Can you give us insights or fun facts about the development of this game?
Because of Risk’s longstanding popularity in the board game community, we felt it was important to give it extra testing and decided to run an internal, single elimination Risk Tournament – the winner got to go home with a brand new Wii console. Needless to say, we had over 50 people enter the tournament. Schedules were set up and the smack talk started infiltrating the water cooler area almost instantaneously.
In order to minimize any unfair advantage from those people working directly on the game, each tournament was set up to run with two human players and one computer AI. Despite fears of setting up a fixed tournament, every single person involved in the game development lost in the first round (and yes, as executive producer, I lost in a mere 4 turns to someone who had never even played the game before), thus proving that the game really could transcend to all levels of play and identifying AI that needed a bit of, er, fixing before declaring the title Gold Master.
The final game was set with four players competing head-to-head in the main entryway of the company. Inside bets were placed and the jeering began. With alliances being made and redrawn throughout the game, the crown finally went to Sam, the man with patience of steel from the IT Department.
What makes Risk special, and why should people vote for it?
Risk has been around for ages and has been a longtime favorite of strategy board game players. Diehard fans would challenge up to 5 friends simultaneously, often requiring the game to be set up in a safe place where the dog or cleaning services (if played in the office, ahem) would not disrupt the progress already made.
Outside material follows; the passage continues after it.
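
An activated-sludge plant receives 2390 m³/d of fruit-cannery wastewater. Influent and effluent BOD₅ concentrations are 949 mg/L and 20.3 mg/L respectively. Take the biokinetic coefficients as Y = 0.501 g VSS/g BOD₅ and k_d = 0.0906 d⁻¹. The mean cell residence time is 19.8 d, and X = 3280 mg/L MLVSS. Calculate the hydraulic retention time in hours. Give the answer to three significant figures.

τ ≈ 24.1 h

Rearranging the biomass balance for a CMAS with decay, V = Y·Q·ΔS·θ_c / [X·(1+k_d θ_c)] = 0.501 × 2390 × (949 − 20.3) × 19.8 / [3280 × (1 + 0.0906 × 19.8)] = 2.2×10^7 / 9164 = 2403 m³.
Hydraulic retention time τ = V/Q = 2403 / 2390 = 1.005 d = 24.13 h.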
In addition, to really get the full value, you needed at least 2 other people of comparable skill to make the game fun.
While praying on nubes can help you win, it’s not as rewarding as beating a true aficionado. To tackle these problems, we put in a few hooks that would allow players to set the pace they were comfortable playing – claim each territory one at a time or let the computer do it for you instantaneously; continue to attack (or defend) without rolling the dice each time; or get immediate results for an entire battle played instantly (especially helpful with fortified territories of 100 units or more).
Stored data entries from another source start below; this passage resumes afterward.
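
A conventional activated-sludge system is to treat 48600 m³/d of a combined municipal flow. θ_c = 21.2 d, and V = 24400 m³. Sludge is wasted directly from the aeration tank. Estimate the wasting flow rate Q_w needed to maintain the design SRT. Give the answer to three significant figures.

Q_w ≈ 1150 m³/d

With mixed-liquor wasting, θ_c = V/Q_w, so Q_w = V/θ_c = 24400/21.2 = 1151 m³/d.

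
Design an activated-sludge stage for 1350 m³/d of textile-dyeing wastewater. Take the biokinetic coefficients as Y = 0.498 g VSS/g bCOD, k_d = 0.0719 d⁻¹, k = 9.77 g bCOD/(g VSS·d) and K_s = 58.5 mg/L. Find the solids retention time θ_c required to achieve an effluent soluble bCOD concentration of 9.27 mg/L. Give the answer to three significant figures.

From 1/θ_c = Y·k·S/(K_s + S) − k_d: Y·k·S/(K_s+S) = 0.498 × 9.77 × 9.27 / (58.5 + 9.27) = 0.6655 d⁻¹.
Then 1/θ_c = μ − k_d = 0.6655 − 0.0719 = 0.5936 d⁻¹, giving θ_c = 1.685 d.

θ_c ≈ 1.68 d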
Plus, we provided multiple levels of AI that would allow you to either play against the computer (at your leisure), with friends (for bragging rights), or a combination of both to allow for some outside forces that are outside of your control. These changes have truly made this game the licensor’s favorite of all Risk games that have been published to date.
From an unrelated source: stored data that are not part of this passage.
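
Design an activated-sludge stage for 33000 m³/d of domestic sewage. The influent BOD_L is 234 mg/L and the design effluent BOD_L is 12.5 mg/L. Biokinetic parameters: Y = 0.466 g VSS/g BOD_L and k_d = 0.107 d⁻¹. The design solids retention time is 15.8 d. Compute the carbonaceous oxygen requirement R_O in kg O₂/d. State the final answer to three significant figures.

R_O ≈ 5510 kg O₂/d

Y_obs = Y / (1 + k_d θ_c) = 0.466 / (1 + 0.107 × 15.8) = 0.466 / 2.691 = 0.1732.
Q·(S₀ − S) = 33000 × (234 − 12.5) × 10⁻³ = 7310 kg/d removed.
Net sludge production P_X = 0.1732 × 7310 = 1266 kg VSS/d.
R_O = Q·ΔS − 1.42 P_X = 7310 − 1798 = 5512 kg O₂/d.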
Besides your own games of course, what other games impressed you in 2007?
I happen to be a huge fan of Rock Band. My son and I loved playing Guitar Hero, but immediately got hooked on Rock Band where the entire family can play at once, claiming their own rights to their favorite instrument. Balancing it to individual levels of expertise and including great songs was pure genius.
If you win a Zeeby, how do you plan to celebrate (aside for going to Disneyworld, of course)?
Why, have a Zeeby likeness etched onto a cake for all to celebrate, of course. We have a local favorite watering hole for celebrations like these – 21st Amendment. A round of drinks with stories of the tournament are sure to kick off the excitement along with reminiscing of who should really have taken home the Wii.
Any final words for your fans?
We hope you enjoy the game – we had a lot of fun putting it together and hope you see the endless fun that was intended with this classic board game.